Wednesday, September 9, 2015

Following up


On Monday I showed this graph:

Graph #1
and tried to describe one particular decade of it:
Consider, for example, what the graph shows between the years 1980 and 1990. It shows the Federal debt (green) running at around 5% increase, and relatively stable at that level. It also shows everybody else's debt (red) climbing from near 10% annual increase to near 30%, then falling back to below 10% during the decade.

So, I'm thinking if I look at the red line relative to the green line -- "other" debt relative to Federal -- I'd see during that decade "other" debt starts at about two times Federal, rises to about six times Federal, then falls back to around two times Federal or something less. And that's just the 1980s.

I want to follow up now by comparing two different graphs of that particular decade: one, the ratio of change from year ago values; the other, the ratio of Hodrick-Prescotts of those values.

Looking at it a little more closely now, what I described as the 1980s appears to be more like the 1982-1992 period. I hope you'll forgive that sloppiness.

Anyway, I took Graph #1 and reduced it to run from 1980-01-01 to 1992-01-01:

Graph #2
As you may remember, the blue line is "total credit market debt" relative to GDP. The red and green are two portions of that: Green is the Federal government's portion of that debt, and red is everybody else's; both, again, relative to GDP.

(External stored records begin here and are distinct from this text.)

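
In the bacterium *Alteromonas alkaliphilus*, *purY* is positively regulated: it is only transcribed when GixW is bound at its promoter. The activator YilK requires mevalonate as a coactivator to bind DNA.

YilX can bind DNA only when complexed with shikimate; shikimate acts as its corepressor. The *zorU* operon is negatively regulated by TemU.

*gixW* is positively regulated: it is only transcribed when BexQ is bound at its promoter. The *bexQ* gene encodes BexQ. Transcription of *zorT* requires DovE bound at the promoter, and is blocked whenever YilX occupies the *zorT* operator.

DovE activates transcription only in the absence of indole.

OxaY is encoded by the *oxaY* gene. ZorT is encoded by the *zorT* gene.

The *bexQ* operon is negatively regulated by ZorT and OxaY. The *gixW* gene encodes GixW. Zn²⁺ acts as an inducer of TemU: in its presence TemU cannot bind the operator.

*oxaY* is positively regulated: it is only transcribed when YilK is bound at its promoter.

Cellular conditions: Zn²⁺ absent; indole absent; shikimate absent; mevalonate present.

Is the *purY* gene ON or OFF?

OFF

Indole is absent, so DovE is active.
Shikimate is absent, so YilX is inactive.
No repressor is bound and DovE is active, so *zorT* is transcribed.
So ZorT is produced and active.
Mevalonate is present, so YilK is active.
No repressor is bound and YilK is active, so *oxaY* is transcribed.
So OxaY is produced and active.
With repressor ZorT bound, *bexQ* is not transcribed.
So BexQ is not produced.
Required activator BexQ is absent, so *gixW* is not transcribed.
So GixW is not produced.
Required activator GixW is absent, so *purY* is not transcribed.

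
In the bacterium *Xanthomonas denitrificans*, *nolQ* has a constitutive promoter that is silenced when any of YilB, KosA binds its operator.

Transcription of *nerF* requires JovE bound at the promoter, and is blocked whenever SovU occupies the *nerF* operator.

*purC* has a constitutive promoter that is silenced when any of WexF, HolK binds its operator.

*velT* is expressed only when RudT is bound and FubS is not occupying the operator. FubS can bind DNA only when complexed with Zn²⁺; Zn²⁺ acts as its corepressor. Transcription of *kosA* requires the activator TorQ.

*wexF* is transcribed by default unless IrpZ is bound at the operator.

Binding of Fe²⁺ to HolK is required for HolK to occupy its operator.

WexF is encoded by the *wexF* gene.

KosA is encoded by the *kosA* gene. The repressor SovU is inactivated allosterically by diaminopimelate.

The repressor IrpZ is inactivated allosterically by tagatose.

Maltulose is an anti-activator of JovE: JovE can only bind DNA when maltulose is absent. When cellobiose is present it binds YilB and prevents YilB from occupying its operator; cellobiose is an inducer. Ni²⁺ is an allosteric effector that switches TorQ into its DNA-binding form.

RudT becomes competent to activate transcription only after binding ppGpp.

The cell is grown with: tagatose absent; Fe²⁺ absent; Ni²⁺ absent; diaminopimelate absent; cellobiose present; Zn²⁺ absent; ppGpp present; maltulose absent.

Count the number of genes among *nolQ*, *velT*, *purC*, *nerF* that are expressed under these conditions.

Cellobiose is present, so YilB is inactive.
Ni²⁺ is absent, so TorQ is inactive.
Required activator TorQ is absent, so *kosA* is not transcribed.
So KosA is not produced.
With no repressor bound, *nolQ* is transcribed.
→ *nolQ* is ON.
ppGpp is present, so RudT is active.
Zn²⁺ is absent, so FubS is inactive.
No repressor is bound and RudT is active, so *velT* is transcribed.
→ *velT* is ON.
Tagatose is absent, so IrpZ is active.
With repressor IrpZ bound, *wexF* is not transcribed.
So WexF is not produced.
Fe²⁺ is absent, so HolK is inactive.
With no repressor bound, *purC* is transcribed.
→ *purC* is ON.
Maltulose is absent, so JovE is active.
Diaminopimelate is absent, so SovU is active.
With repressor SovU bound, *nerF* is not transcribed.
→ *nerF* is OFF.
3 of the 4 genes are transcribed.

3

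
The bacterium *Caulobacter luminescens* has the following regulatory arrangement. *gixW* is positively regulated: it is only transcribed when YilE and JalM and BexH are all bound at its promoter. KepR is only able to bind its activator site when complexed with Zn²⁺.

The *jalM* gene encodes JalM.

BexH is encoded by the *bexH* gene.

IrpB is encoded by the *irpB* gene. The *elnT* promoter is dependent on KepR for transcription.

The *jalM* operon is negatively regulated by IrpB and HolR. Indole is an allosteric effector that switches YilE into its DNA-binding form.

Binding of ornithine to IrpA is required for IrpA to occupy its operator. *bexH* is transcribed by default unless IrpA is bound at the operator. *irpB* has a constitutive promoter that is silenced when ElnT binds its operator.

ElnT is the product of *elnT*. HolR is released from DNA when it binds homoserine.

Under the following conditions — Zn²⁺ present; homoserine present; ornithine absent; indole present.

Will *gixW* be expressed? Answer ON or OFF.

ON

Indole is present, so YilE is active.
Zn²⁺ is present, so KepR is active.
No repressor is bound and KepR is active, so *elnT* is transcribed.
So ElnT is produced and active.
With repressor ElnT bound, *irpB* is not transcribed.
So IrpB is not produced.
Homoserine is present, so HolR is inactive.
With no repressor bound, *jalM* is transcribed.
So JalM is produced and active.
Ornithine is absent, so IrpA is inactive.
With no repressor bound, *bexH* is transcribed.
So BexH is produced and active.
No repressor is bound and YilE and JalM and BexH are active, so *gixW* is transcribed.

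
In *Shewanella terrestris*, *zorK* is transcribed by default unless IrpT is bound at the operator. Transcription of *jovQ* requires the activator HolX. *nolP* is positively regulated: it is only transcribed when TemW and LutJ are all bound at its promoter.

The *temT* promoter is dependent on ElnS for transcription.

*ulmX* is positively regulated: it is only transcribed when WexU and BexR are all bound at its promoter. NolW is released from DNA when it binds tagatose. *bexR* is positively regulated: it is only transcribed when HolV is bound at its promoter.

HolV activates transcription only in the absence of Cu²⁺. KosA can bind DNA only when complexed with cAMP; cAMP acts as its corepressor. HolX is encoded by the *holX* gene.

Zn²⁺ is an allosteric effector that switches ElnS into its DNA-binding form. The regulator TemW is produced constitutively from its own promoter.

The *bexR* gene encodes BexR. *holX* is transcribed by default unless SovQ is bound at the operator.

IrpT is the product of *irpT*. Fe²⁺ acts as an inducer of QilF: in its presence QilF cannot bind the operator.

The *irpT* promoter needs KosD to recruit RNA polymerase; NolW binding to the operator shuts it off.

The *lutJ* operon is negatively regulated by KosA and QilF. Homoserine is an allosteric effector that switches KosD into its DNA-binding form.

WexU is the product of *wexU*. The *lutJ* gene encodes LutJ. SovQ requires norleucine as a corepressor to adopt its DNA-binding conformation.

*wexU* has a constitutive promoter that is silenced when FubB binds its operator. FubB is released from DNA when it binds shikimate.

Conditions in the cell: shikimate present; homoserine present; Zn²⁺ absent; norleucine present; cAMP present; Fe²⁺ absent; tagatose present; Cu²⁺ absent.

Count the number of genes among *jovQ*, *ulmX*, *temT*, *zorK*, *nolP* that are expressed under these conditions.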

I ignore the blue line, and look at the red relative to the green:

Graph #3
This is a reduced-date-range version of Monday's Graph #2, which showed two grand spikes, a few squiggles, and nothing in the 1980s.

My description of what I expected to see in the 1980s --

during that decade "other" debt starts at about two times Federal, rises to about six times Federal, then falls back to around two times Federal or something less

is not too far off (if you go from 1983 to 1992). But my intent here is not to compare the graph to my guesstimate and conclude that I'm a good guesser. My intent is to compare Graph #3 to Graph #4:

Graph #4
Now it gets subjective: I think #4 is a good representation of #3.

Just to clarify what's in my mind... I've been wanting for quite some time to work with Hodrick-Prescott values, smoothed-out versions of raw data. Using smoothed data in ordinary economic calculations (rather than using the raw data) just seems like it might give more easily interpretable results.

The two posts, Monday's and this follow-up, are my first opportunity to try it.